Together, the sources of information reviewed highlight that multiple perpetrator sexual

offending is complex with some areas better understood (e.g., war, fraternities) and

researched than others (e.g., sex rings and daycares). However, it is clear that this is a

heterogeneous phenomenon, requiring consideration of many offense types and

motivating factors. This review is the first to consider several (seven) subcategories under

the umbrella term of multiple perpetrator sex offenses. It also puts forward some

provisional ideas to stimulate thought and further research in this area.
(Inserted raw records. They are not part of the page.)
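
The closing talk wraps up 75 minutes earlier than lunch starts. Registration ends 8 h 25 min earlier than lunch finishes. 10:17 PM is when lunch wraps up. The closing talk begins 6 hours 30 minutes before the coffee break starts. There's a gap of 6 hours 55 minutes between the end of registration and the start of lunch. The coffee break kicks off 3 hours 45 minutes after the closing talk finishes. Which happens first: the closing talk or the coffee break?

Registration ends at 10:17 PM − 505 min = 1:52 PM.
Lunch starts at 1:52 PM + 415 min = 8:47 PM.
The closing talk ends at 8:47 PM − 75 min = 7:32 PM.
The coffee break starts at 7:32 PM + 225 min = 11:17 PM.
The closing talk starts at 11:17 PM − 390 min = 4:47 PM.
The closing talk starts at 4:47 PM and the coffee break starts at 11:17 PM, so the closing talk is first.

the closing talk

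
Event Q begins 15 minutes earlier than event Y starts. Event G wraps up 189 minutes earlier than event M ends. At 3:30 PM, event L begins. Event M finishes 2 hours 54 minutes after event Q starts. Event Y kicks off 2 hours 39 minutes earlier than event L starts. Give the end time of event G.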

It is evident that theories of group behavior are relevant in all of the seven

subcategories of multiple perpetrator sex offenses. In terms of multiple perpetrator

offenses against adults, a number of additional factors are important. Specifically,

cognitions, rape myths, hypermasculinity and male dominance, as well as male bonding

all play an important role. Wartime rape is unique in that it is very strongly influenced by

situational factors in addition to the aforementioned factors.


Group Sexual Offending 43

For those multiple perpetrator offenses against children, a different set of primary

factors appear most relevant. In particular, all of these contexts are likely driven by

sexual deviance and distorted cognitions. In additional to sexual deviance and cognitions,

multiple perpetrator abuse in residential care and pedophile organizations appear to be

driven by unique situational factors.

One important aspect discussed is the apparent differences in the primary factors

associated with perpetrators who offend against children in comparison to peers/adults.

From this review it could be speculated that the motivation for many sexual offenses

against children seems to stem initially from sexual deviance and distorted cognitions

which then drive an offender’s desire to seek out a group of like minded perpetrators who

can corroborate their deviant sexual interests. In contrast, for those offences committed

against adult victims it appears that a number of other factors seem to motivate the

individual to become initially involved in the group and that sex offending occurs as a

corollary of the group membership (i.e., male bonding; rape myths) rather than being

driven by deviant sexual interest per se. This may have important implications for

intervention and preventative work. However, it is important to note that the theory and

research discussing features of multiple perpetrator sex offenders, or research specifically

looking at group processes as applied sex offending is limited.

As highlighted, many problems with definitional issues currently exist hampering

further research and understanding in this area. Clarification and consistency in the use of

terminology amongst practitioners and researchers will aid clarity in this area and allow

robust research to be carried out. For example, additional research is needed to examine
Group Sexual Offending 44

the potential differences between perpetrators who offend in groups of two in comparison

to larger groups.

In conclusion, this review demonstrates the need to conduct more work in this

area. Specifically, research that examines the contribution of psychological theory to our

understanding of this phenomenon is needed. Viewing multiple perpetrator sex offences

through the group aggression literature will increase our understanding of the nature,

purpose and maintenance of such sexually aggressive groups, which will aid the success

of much needed prevention and intervention efforts.